What the Firmware Actually Does

The firmware detects the Logitech G13 on the USB host side, parses incoming HID reports, interprets their data structures, and converts them into standard keyboard events for macOS.

At the same time, the firmware architecture was designed with device-specific G13 features in mind. While the current stable release focuses on reliable HID translation, the project has also explored additional communication channels such as the LCD display and device-specific HID feature reports.

USB Host and USB Client at the Same Time

The Teensy 4.1 sits directly between the original hardware and the operating system.

On one side, it behaves as a USB host communicating with the Logitech G13 through the USBHost_t36 stack. On the other side, it presents itself to macOS as a modern HID keyboard device.

This architecture avoids outdated drivers, kernel extensions, or legacy Logitech software entirely.

HID Analysis Instead of Blind Forwarding

Incoming HID traffic is not treated as an opaque byte stream.

A custom HIDDumpController attaches directly to HID collections, monitors interrupt transfers, and decodes HID usages in real time. This layer was essential for understanding how the G13 exposes its keys, HID reports, and vendor-specific interfaces. 

Every incoming HID report acts as both input data and a heartbeat signal for connection monitoring.

Decoding the Logitech G13 Reports

The G13 does not expose its controls as simple keyboard scancodes. The firmware parses report headers, evaluates bit fields and byte ranges, and reconstructs a complete internal key state.

Only actual state changes generate keyboard events, preventing unnecessary repeat traffic and improving reliability during long sessions.

USB Device and Interface Analysis

The firmware also contains dedicated USB analysis utilities.

Device descriptors, interface descriptors, HID collections, and endpoint configurations can all be inspected directly from the Teensy itself. This was critical for reverse-engineering how the G13 exposes its multiple internal interfaces.  

The device is identified through:

  • Vendor ID: 0x046d
  • Product ID: 0xc21c

The firmware can inspect:

  • Interface classes
  • Endpoint types
  • Interrupt polling intervals
  • HID report descriptor sizes

This makes the Teensy behave almost like a compact USB protocol analysis tool during development.

Stability and Runtime Monitoring

The firmware is designed for long uninterrupted runtime.

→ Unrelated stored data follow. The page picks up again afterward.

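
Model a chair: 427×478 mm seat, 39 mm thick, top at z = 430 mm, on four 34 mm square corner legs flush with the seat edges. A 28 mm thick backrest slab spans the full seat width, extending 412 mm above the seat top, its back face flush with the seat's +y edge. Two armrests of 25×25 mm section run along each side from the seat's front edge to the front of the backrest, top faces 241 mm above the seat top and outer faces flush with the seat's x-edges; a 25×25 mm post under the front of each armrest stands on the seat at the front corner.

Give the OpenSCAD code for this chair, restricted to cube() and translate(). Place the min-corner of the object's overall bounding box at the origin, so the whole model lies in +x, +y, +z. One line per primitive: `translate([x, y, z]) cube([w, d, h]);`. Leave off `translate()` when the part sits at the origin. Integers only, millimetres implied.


translate([0, 0, 391]) cube([427, 478, 39]);
cube([34, 34, 391]);
translate([393, 0, 0]) cube([34, 34, 391]);
translate([0, 444, 0]) cube([34, 34, 391]);
translate([393, 444, 0]) cube([34, 34, 391]);
translate([0, 450, 430]) cube([427, 28, 412]);
translate([0, 0, 646]) cube([25, 450, 25]);
translate([402, 0, 646]) cube([25, 450, 25]);
translate([0, 0, 430]) cube([25, 25, 216]);
translate([402, 0, 430]) cube([25, 25, 216]);


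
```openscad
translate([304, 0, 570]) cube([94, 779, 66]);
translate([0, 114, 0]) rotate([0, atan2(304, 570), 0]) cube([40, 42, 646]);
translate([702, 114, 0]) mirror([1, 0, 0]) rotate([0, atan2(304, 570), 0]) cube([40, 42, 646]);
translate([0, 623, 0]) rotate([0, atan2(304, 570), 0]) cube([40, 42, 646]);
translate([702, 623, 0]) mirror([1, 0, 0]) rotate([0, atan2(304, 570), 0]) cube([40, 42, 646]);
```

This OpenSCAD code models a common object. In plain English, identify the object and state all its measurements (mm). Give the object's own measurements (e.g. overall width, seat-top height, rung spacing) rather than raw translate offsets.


A sawhorse. A 94×779×66 mm beam (x, y, z) sits on two A-frame leg pairs. Each pair is two raked legs of 40×42 mm section (42 mm along y) splaying symmetrically in x. Each leg rises 570 mm vertically over 304 mm of horizontal reach and is 646 mm long along its own axis. Every leg's outer bottom edge rests on the floor and its outer top edge meets a bottom edge of the beam — the left legs (tilting toward +x) meet the beam's −x bottom edge, the right legs (their mirror images, tilting toward −x) meet its +x bottom edge — so the leg tops tuck under the beam, the beam's underside is 570 mm above the floor, and the feet are 702 mm apart outside-to-outside with the beam centred between them. The two leg pairs are set in 114 mm from either end of the beam.


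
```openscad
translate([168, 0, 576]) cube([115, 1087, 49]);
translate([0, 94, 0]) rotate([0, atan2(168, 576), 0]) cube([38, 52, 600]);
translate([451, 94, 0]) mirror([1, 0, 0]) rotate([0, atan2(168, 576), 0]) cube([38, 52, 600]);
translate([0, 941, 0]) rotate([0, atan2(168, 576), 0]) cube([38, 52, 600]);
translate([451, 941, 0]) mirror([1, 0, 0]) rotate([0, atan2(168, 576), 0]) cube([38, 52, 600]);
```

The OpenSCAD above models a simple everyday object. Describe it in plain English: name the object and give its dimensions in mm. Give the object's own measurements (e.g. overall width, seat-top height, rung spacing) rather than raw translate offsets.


A sawhorse. A 115×1087×49 mm beam (x, y, z) sits on two A-frame leg pairs. Each pair is two raked legs of 38×52 mm section (52 mm along y) splaying symmetrically in x. Each leg rises 576 mm vertically over 168 mm of horizontal reach and is 600 mm long along its own axis. Every leg's outer bottom edge rests on the floor and its outer top edge meets a bottom edge of the beam — the left legs (tilting toward +x) meet the beam's −x bottom edge, the right legs (their mirror images, tilting toward −x) meet its +x bottom edge — so the leg tops tuck under the beam, the beam's underside is 576 mm above the floor, and the feet are 451 mm apart outside-to-outside with the beam centred between them. The two leg pairs are set in 94 mm from either end of the beam.


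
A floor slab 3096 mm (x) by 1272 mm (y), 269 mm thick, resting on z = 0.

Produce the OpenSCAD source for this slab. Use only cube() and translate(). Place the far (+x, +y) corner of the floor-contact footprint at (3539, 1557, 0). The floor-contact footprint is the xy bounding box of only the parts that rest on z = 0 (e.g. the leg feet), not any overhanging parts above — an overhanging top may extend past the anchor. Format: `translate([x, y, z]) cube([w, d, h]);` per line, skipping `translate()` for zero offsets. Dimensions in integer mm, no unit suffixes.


translate([443, 285, 0]) cube([3096, 1272, 269]);


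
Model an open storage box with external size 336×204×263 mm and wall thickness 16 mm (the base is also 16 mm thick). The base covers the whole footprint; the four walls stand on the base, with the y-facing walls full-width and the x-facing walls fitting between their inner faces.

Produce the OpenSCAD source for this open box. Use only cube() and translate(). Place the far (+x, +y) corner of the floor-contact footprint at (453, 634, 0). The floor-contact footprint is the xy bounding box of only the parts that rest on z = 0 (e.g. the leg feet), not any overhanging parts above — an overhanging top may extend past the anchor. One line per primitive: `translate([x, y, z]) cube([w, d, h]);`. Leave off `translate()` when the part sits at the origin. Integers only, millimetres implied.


translate([117, 430, 0]) cube([336, 204, 16]);
translate([117, 430, 16]) cube([336, 16, 247]);
translate([117, 618, 16]) cube([336, 16, 247]);
translate([117, 446, 16]) cube([16, 172, 247]);
translate([437, 446, 16]) cube([16, 172, 247]);


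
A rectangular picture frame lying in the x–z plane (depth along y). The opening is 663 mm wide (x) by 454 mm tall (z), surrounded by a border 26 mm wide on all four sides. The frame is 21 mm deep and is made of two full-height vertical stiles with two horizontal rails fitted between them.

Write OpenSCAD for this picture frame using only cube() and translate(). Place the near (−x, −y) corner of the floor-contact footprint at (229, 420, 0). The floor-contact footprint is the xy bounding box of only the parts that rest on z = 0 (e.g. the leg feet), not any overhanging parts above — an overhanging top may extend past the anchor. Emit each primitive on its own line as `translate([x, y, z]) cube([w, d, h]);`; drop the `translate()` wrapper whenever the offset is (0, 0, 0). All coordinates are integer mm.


translate([229, 420, 0]) cube([26, 21, 506]);
translate([918, 420, 0]) cube([26, 21, 506]);
translate([255, 420, 0]) cube([663, 21, 26]);
translate([255, 420, 480]) cube([663, 21, 26]);


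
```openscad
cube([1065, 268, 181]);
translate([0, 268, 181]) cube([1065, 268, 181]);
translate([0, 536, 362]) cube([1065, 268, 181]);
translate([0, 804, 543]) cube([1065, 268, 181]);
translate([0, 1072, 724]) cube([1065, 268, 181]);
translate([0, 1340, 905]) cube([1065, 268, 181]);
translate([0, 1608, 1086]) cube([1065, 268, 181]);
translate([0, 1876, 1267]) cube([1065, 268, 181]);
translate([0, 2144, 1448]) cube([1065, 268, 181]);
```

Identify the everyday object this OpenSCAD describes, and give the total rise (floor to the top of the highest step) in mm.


A staircase. The total rise is 1629 mm.

9 identical blocks, each offset up and back from the previous — a staircase. Each step is 181 mm tall and there are 9 of them, so the total rise is 9 × 181 = 1629 mm.


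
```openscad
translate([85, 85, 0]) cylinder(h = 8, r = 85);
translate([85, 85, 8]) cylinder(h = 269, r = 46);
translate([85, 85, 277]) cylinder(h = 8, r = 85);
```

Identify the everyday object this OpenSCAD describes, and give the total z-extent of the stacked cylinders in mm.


A spool. The overall height is 285 mm.

Three coaxial cylinders, large–small–large — a spool. Two 8 mm flanges and a 269 mm core give 8 + 269 + 8 = 285 mm.


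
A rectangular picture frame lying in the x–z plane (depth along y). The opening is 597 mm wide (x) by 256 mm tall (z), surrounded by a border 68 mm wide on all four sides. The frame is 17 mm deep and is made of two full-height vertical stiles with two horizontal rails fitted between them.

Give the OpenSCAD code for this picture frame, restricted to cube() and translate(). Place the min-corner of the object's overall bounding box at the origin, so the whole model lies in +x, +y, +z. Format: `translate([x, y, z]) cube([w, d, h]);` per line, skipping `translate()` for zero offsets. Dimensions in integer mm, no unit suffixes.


cube([68, 17, 392]);
translate([665, 0, 0]) cube([68, 17, 392]);
translate([68, 0, 0]) cube([597, 17, 68]);
translate([68, 0, 324]) cube([597, 17, 68]);


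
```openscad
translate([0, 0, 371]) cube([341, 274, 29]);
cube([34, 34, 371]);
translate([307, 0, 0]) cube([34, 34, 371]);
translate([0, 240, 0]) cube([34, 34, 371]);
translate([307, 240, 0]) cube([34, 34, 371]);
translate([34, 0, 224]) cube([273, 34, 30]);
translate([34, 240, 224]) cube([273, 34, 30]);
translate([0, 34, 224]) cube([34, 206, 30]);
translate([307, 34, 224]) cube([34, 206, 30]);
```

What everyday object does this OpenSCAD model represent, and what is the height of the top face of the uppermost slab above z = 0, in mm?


A stool. The seat height is 400 mm.

A 341×274×29 slab at z = 371 on four corner posts — a stool. The seat top is 371 + 29 = 400 mm.


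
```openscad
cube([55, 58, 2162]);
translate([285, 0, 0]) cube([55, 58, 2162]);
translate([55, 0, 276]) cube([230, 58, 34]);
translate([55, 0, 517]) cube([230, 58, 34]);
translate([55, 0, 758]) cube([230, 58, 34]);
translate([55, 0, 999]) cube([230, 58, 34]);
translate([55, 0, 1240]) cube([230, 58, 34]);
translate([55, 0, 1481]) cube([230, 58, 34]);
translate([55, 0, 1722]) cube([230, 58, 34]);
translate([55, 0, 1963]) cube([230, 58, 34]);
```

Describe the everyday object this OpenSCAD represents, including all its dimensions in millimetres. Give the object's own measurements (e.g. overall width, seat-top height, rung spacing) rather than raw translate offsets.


A straight ladder. Two 55×58 mm vertical rails, 2162 mm tall, stand 340 mm apart (outside-to-outside) with their front faces coplanar on the −y side. 8 rungs, each 58 mm deep and 34 mm tall, span between the inner faces of the rails, front faces flush with the rails. The lowest rung's underside is at z = 276 mm and rungs are spaced 241 mm apart (underside to underside).


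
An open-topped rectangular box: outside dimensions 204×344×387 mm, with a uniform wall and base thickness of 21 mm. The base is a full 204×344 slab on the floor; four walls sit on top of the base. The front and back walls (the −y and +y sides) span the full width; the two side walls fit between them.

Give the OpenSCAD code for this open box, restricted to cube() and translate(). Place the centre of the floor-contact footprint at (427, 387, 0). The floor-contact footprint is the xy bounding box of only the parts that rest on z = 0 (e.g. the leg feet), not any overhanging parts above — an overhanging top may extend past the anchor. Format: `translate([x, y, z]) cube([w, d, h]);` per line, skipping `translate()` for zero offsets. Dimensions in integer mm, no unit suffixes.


translate([325, 215, 0]) cube([204, 344, 21]);
translate([325, 215, 21]) cube([204, 21, 366]);
translate([325, 538, 21]) cube([204, 21, 366]);
translate([325, 236, 21]) cube([21, 302, 366]);
translate([508, 236, 21]) cube([21, 302, 366]);


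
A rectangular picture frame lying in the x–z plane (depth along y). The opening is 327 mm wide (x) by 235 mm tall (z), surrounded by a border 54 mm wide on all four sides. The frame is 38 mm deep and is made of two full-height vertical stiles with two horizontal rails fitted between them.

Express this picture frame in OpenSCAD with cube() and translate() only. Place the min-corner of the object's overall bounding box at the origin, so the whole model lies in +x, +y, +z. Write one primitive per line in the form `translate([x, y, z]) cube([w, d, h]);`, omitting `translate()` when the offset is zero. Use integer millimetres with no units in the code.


cube([54, 38, 343]);
translate([381, 0, 0]) cube([54, 38, 343]);
translate([54, 0, 0]) cube([327, 38, 54]);
translate([54, 0, 289]) cube([327, 38, 54]);


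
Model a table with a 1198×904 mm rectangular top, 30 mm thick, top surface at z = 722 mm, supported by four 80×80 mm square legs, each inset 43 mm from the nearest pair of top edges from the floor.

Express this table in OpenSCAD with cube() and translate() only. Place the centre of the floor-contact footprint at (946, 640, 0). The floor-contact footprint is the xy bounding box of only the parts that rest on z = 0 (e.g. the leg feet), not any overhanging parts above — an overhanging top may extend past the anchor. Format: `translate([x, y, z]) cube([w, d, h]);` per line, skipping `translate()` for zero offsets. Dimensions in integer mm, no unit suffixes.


// leg_h = 722 - 30 = 692
translate([347, 188, 692]) cube([1198, 904, 30]);
translate([390, 231, 0]) cube([80, 80, 692]);
translate([1422, 231, 0]) cube([80, 80, 692]);
translate([390, 969, 0]) cube([80, 80, 692]);
translate([1422, 969, 0]) cube([80, 80, 692]);


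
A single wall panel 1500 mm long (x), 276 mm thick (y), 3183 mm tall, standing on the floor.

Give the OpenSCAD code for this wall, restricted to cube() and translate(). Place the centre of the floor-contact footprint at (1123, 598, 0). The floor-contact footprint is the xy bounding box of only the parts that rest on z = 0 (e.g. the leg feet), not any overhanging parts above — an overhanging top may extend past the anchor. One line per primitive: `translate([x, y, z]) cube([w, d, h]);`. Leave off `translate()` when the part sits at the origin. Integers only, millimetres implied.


translate([373, 460, 0]) cube([1500, 276, 3183]);


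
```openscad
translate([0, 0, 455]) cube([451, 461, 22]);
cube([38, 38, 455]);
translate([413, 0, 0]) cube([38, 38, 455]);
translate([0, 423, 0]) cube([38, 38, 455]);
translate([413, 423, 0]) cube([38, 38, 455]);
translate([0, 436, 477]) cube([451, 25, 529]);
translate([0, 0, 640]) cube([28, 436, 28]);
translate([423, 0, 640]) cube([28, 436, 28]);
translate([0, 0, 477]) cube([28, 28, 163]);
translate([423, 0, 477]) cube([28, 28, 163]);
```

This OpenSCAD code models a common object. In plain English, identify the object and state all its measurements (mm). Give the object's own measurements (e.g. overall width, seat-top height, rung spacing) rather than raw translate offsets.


A chair. The seat is a 451×461×22 mm slab with its top at z = 477 mm, on four 38×38 mm corner legs (flush with the seat edges, standing on z = 0). A flat backrest 25 mm thick, 529 mm tall, spans the full seat width and rises from the seat top along its +y edge, rear face flush with the rear of the seat. Two armrests of 28×28 mm section run along each side from the seat's front edge to the front of the backrest, top faces 191 mm above the seat top and outer faces flush with the seat's x-edges; a 28×28 mm post under the front of each armrest stands on the seat at the front corner.


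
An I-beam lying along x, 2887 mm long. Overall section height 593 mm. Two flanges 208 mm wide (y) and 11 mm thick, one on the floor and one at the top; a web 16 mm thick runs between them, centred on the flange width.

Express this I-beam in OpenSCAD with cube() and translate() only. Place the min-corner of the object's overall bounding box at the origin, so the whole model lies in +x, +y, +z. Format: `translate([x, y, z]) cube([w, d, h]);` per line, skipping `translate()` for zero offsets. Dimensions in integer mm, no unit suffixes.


cube([2887, 208, 11]);
translate([0, 96, 11]) cube([2887, 16, 571]);
translate([0, 0, 582]) cube([2887, 208, 11]);


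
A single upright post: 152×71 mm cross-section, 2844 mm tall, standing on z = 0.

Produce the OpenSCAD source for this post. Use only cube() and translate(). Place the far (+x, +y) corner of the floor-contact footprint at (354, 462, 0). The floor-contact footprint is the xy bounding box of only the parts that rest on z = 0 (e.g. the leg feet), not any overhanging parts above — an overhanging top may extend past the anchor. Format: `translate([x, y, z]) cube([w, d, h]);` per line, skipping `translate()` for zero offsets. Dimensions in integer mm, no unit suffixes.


translate([202, 391, 0]) cube([152, 71, 2844]);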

Logging is event-driven rather than continuous. Instead of flooding the serial console, the system only reports state transitions, stalls, disconnects, or recovery events.

Incoming HID reports also function as a connection heartbeat. If reports stop arriving for too long, the firmware can detect a stalled device state automatically.

Experimental Features

During development, additional Logitech G13 features such as the LCD display, RGB backlight and mode LED control were explored experimentally.

Early firmware versions already included prototype implementations for:

  • LCD framebuffer handling
  • logo transfer attempts
  • HID feature report experiments
  • device-specific HID feature report experiments

However, these features introduced instability during runtime and were therefore removed from the current stable firmware release.

The current firmware intentionally focuses on:

  • stable USB host/client communication
  • reliable HID report translation
  • key mapping
  • long-term runtime stability

The original G13 thumb joystick is currently ignored by the firmware. Since this revival project was primarily designed for left-handed gaming setups, the thumbstick has little practical relevance in the intended use case.

Future firmware revisions may revisit some of the experimental features once the underlying device communication is better understood and can be implemented reliably.

Community input regarding the Logitech G13 protocol is highly appreciated.